What set the Comet Line apart was its innovative approach. Then Cavell did more than just assist them to send letters home.
De Jongh’s father, Frédéric, was a teacher and a headmaster and had an idea. They laughed. By confessing.
Andrée Eugénie Adrienne de Jongh was born on November 30, 1916, in Schaerbeek, Belgium. De Jongh told everyone she offered to help they faced a long and arduous journey ahead.
Airmen she accompanied spoke repeatedly of how much they admired her combination of energy and discretion. She also worked in Cameroon, Ethiopia and Senegal before ill health brought her back to Belgium.
In 1985, she was made a Countess in the Belgian nobility by King Baudouin. Almost all were young; none had had any training in secret work.
It is thought that she successfully escorted around 118 downed airmen across the border into Spain in 1941 and 1942, in up to 24 round trips.
None refused.
“It was her eyes,” said Bob Frost, a bomber crew member whom de Jongh helped. She made friends with a vast, bearlike Basque guide who knew every footpath in the mountains and business became brisk. This adaptability and creativity were key to the Comet Line’s ability to operate successfully for several years.
A life full of danger
Her level of commitment to this work was astounding.

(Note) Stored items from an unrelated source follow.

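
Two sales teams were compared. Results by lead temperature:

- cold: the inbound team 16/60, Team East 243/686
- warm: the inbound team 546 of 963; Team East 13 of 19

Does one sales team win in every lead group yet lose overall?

Yes

Cold: the inbound team 16/60 = 26.7%, Team East 243/686 = 35.4% → Team East
Warm: the inbound team 546/963 = 56.7%, Team East 13/19 = 68.4% → Team East
Overall: the inbound team 562/1023 = 54.9%, Team East 256/705 = 36.3% → the inbound team
Team East wins each lead group but the inbound team wins overall — the comparison reverses. Team East's leads skew toward cold, which has a lower base rate.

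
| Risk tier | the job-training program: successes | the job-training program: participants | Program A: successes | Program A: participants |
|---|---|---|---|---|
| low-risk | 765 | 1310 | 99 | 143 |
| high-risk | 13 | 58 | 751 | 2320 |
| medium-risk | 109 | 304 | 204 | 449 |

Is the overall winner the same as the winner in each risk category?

No

Low-risk: the job-training program 765/1310 = 58.4%, Program A 99/143 = 69.2% → Program A
High-risk: the job-training program 13/58 = 22.4%, Program A 751/2320 = 32.4% → Program A
Medium-risk: the job-training program 109/304 = 35.9%, Program A 204/449 = 45.4% → Program A
Overall: the job-training program 887/1672 = 53.1%, Program A 1054/2912 = 36.2% → the job-training program
Program A wins each risk group but the job-training program wins overall — the comparison reverses. Program A's participants skew toward high-risk, which has a lower base rate.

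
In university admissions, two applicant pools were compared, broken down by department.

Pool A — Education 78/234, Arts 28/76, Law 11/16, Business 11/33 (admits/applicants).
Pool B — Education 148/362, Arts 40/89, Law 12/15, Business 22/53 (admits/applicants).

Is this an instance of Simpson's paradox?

Education: Pool A 78/234 = 33.3%, Pool B 148/362 = 40.9% → Pool B
Arts: Pool A 28/76 = 36.8%, Pool B 40/89 = 44.9% → Pool B
Law: Pool A 11/16 = 68.8%, Pool B 12/15 = 80.0% → Pool B
Business: Pool A 11/33 = 33.3%, Pool B 22/53 = 41.5% → Pool B
Overall: Pool A 128/359 = 35.7%, Pool B 222/519 = 42.8% → Pool B
Pool B wins overall and in every department group — no reversal.

No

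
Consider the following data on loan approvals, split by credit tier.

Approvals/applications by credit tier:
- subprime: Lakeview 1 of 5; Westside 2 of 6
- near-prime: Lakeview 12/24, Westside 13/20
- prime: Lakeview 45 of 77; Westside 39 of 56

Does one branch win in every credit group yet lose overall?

No

Subprime: Lakeview 1/5 = 20.0%, Westside 2/6 = 33.3% → Westside
Near-prime: Lakeview 12/24 = 50.0%, Westside 13/20 = 65.0% → Westside
Prime: Lakeview 45/77 = 58.4%, Westside 39/56 = 69.6% → Westside
Overall: Lakeview 58/106 = 54.7%, Westside 54/82 = 65.9% → Westside
Westside wins overall and in every credit group — no reversal.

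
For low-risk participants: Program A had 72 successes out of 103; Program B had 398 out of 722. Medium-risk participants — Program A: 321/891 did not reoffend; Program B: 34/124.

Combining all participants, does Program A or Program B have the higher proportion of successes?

Program B

Low-risk: Program A 72/103 = 69.9%, Program B 398/722 = 55.1% → Program A
Medium-risk: Program A 321/891 = 36.0%, Program B 34/124 = 27.4% → Program A
Overall: Program A 393/994 = 39.5%, Program B 432/846 = 51.1% → Program B
(Program A wins every risk group but Program B wins overall — Program A's participants skew toward the low-rate medium-risk group.)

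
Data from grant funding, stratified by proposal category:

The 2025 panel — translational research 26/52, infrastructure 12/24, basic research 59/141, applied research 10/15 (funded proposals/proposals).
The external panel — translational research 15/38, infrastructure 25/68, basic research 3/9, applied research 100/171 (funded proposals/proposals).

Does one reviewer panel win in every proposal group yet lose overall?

Yes

Translational research: the 2025 panel 26/52 = 50.0%, the external panel 15/38 = 39.5% → the 2025 panel
Infrastructure: the 2025 panel 12/24 = 50.0%, the external panel 25/68 = 36.8% → the 2025 panel
Basic research: the 2025 panel 59/141 = 41.8%, the external panel 3/9 = 33.3% → the 2025 panel
Applied research: the 2025 panel 10/15 = 66.7%, the external panel 100/171 = 58.5% → the 2025 panel
Overall: the 2025 panel 107/232 = 46.1%, the external panel 143/286 = 50.0% → the external panel
The 2025 panel wins each proposal group but the external panel wins overall — the comparison reverses. The 2025 panel's proposals skew toward basic research, which has a lower base rate.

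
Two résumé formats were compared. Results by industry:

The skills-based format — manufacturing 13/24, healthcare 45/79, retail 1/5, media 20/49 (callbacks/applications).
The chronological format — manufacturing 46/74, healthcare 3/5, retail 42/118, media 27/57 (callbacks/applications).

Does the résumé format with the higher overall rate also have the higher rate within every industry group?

Manufacturing: the skills-based format 13/24 = 54.2%, the chronological format 46/74 = 62.2% → the chronological format
Healthcare: the skills-based format 45/79 = 57.0%, the chronological format 3/5 = 60.0% → the chronological format
Retail: the skills-based format 1/5 = 20.0%, the chronological format 42/118 = 35.6% → the chronological format
Media: the skills-based format 20/49 = 40.8%, the chronological format 27/57 = 47.4% → the chronological format
Overall: the skills-based format 79/157 = 50.3%, the chronological format 118/254 = 46.5% → the skills-based format
The chronological format wins each industry group but the skills-based format wins overall — the comparison reverses. The chronological format's applications skew toward retail, which has a lower base rate.

No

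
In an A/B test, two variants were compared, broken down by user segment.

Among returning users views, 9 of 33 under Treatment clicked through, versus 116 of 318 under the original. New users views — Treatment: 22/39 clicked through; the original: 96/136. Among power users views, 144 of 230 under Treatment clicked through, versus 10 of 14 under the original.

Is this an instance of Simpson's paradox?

Returning users: Treatment 9/33 = 27.3%, the original 116/318 = 36.5% → the original
New users: Treatment 22/39 = 56.4%, the original 96/136 = 70.6% → the original
Power users: Treatment 144/230 = 62.6%, the original 10/14 = 71.4% → the original
Overall: Treatment 175/302 = 57.9%, the original 222/468 = 47.4% → Treatment
The original wins each user group but Treatment wins overall — the comparison reverses. The original's views skew toward returning users, which has a lower base rate.

Yes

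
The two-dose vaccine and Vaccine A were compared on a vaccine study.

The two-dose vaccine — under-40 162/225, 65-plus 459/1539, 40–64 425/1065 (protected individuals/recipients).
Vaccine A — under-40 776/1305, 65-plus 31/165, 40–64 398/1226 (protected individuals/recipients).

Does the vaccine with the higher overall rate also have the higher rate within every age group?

Under-40: the two-dose vaccine 162/225 = 72.0%, Vaccine A 776/1305 = 59.5% → the two-dose vaccine
65-plus: the two-dose vaccine 459/1539 = 29.8%, Vaccine A 31/165 = 18.8% → the two-dose vaccine
40–64: the two-dose vaccine 425/1065 = 39.9%, Vaccine A 398/1226 = 32.5% → the two-dose vaccine
Overall: the two-dose vaccine 1046/2829 = 37.0%, Vaccine A 1205/2696 = 44.7% → Vaccine A
The two-dose vaccine wins each age group but Vaccine A wins overall — the comparison reverses. The two-dose vaccine's recipients skew toward 65-plus, which has a lower base rate.

No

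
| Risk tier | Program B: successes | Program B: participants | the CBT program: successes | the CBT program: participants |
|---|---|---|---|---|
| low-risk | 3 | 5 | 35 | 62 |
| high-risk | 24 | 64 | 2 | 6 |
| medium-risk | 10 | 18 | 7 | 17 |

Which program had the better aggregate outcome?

the CBT program

Low-risk: Program B 3/5 = 60.0%, the CBT program 35/62 = 56.5% → Program B
High-risk: Program B 24/64 = 37.5%, the CBT program 2/6 = 33.3% → Program B
Medium-risk: Program B 10/18 = 55.6%, the CBT program 7/17 = 41.2% → Program B
Overall: Program B 37/87 = 42.5%, the CBT program 44/85 = 51.8% → the CBT program
(Program B wins every risk group but the CBT program wins overall — Program B's participants skew toward the low-rate high-risk group.)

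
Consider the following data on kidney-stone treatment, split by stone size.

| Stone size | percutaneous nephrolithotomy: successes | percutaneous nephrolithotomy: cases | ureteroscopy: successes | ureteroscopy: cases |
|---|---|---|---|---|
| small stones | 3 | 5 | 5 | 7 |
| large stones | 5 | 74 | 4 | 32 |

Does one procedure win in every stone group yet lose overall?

Small stones: percutaneous nephrolithotomy 3/5 = 60.0%, ureteroscopy 5/7 = 71.4% → ureteroscopy
Large stones: percutaneous nephrolithotomy 5/74 = 6.8%, ureteroscopy 4/32 = 12.5% → ureteroscopy
Overall: percutaneous nephrolithotomy 8/79 = 10.1%, ureteroscopy 9/39 = 23.1% → ureteroscopy
Ureteroscopy wins overall and in every stone group — no reversal.

No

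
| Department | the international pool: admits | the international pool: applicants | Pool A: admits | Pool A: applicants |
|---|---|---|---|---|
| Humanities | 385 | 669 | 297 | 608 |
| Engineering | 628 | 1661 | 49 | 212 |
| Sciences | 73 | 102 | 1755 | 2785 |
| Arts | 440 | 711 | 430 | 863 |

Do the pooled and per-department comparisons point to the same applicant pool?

Humanities: the international pool 385/669 = 57.5%, Pool A 297/608 = 48.8% → the international pool
Engineering: the international pool 628/1661 = 37.8%, Pool A 49/212 = 23.1% → the international pool
Sciences: the international pool 73/102 = 71.6%, Pool A 1755/2785 = 63.0% → the international pool
Arts: the international pool 440/711 = 61.9%, Pool A 430/863 = 49.8% → the international pool
Overall: the international pool 1526/3143 = 48.6%, Pool A 2531/4468 = 56.6% → Pool A
The international pool wins each department group but Pool A wins overall — the comparison reverses. The international pool's applicants skew toward Engineering, which has a lower base rate.

No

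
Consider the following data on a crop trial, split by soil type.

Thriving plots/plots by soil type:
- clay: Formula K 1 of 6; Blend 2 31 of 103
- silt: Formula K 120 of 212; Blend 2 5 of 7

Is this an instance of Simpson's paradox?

Yes

Clay: Formula K 1/6 = 16.7%, Blend 2 31/103 = 30.1% → Blend 2
Silt: Formula K 120/212 = 56.6%, Blend 2 5/7 = 71.4% → Blend 2
Overall: Formula K 121/218 = 55.5%, Blend 2 36/110 = 32.7% → Formula K
Blend 2 wins each soil group but Formula K wins overall — the comparison reverses. Blend 2's plots skew toward clay, which has a lower base rate.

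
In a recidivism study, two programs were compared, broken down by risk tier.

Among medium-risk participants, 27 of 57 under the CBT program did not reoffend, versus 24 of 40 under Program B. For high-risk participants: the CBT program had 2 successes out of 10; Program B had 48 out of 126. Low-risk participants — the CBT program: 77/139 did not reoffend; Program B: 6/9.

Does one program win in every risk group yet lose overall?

Medium-risk: the CBT program 27/57 = 47.4%, Program B 24/40 = 60.0% → Program B
High-risk: the CBT program 2/10 = 20.0%, Program B 48/126 = 38.1% → Program B
Low-risk: the CBT program 77/139 = 55.4%, Program B 6/9 = 66.7% → Program B
Overall: the CBT program 106/206 = 51.5%, Program B 78/175 = 44.6% → the CBT program
Program B wins each risk group but the CBT program wins overall — the comparison reverses. Program B's participants skew toward high-risk, which has a lower base rate.

Yes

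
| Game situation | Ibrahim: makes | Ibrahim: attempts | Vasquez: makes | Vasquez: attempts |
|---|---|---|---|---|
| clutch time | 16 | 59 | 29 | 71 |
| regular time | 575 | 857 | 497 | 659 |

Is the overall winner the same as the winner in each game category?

Yes

Clutch time: Ibrahim 16/59 = 27.1%, Vasquez 29/71 = 40.8% → Vasquez
Regular time: Ibrahim 575/857 = 67.1%, Vasquez 497/659 = 75.4% → Vasquez
Overall: Ibrahim 591/916 = 64.5%, Vasquez 526/730 = 72.1% → Vasquez
Vasquez wins overall and in every game group — no reversal.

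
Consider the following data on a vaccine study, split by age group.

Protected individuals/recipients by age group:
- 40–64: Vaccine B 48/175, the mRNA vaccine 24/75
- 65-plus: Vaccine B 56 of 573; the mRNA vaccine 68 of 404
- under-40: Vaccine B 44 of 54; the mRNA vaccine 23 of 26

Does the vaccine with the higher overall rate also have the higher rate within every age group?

Yes

40–64: Vaccine B 48/175 = 27.4%, the mRNA vaccine 24/75 = 32.0% → the mRNA vaccine
65-plus: Vaccine B 56/573 = 9.8%, the mRNA vaccine 68/404 = 16.8% → the mRNA vaccine
Under-40: Vaccine B 44/54 = 81.5%, the mRNA vaccine 23/26 = 88.5% → the mRNA vaccine
Overall: Vaccine B 148/802 = 18.5%, the mRNA vaccine 115/505 = 22.8% → the mRNA vaccine
The mRNA vaccine wins overall and in every age group — no reversal.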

Helping downed Allied pilots escape Nazi-occupied Europe. There she managed to get lost in the shaven crowds on the verge of starvation, so that when they came back to requestion her they could not find her.
(3) Dan van der Vat, The Guardian (22nd October, 2007)
De Jongh was born in occupied Brussels in 1916, a year after the British Red Cross hospital matron Edith Cavell was shot by the Germans for helping some 200 first world war soldiers to escape from Belgium to the neutral Netherlands.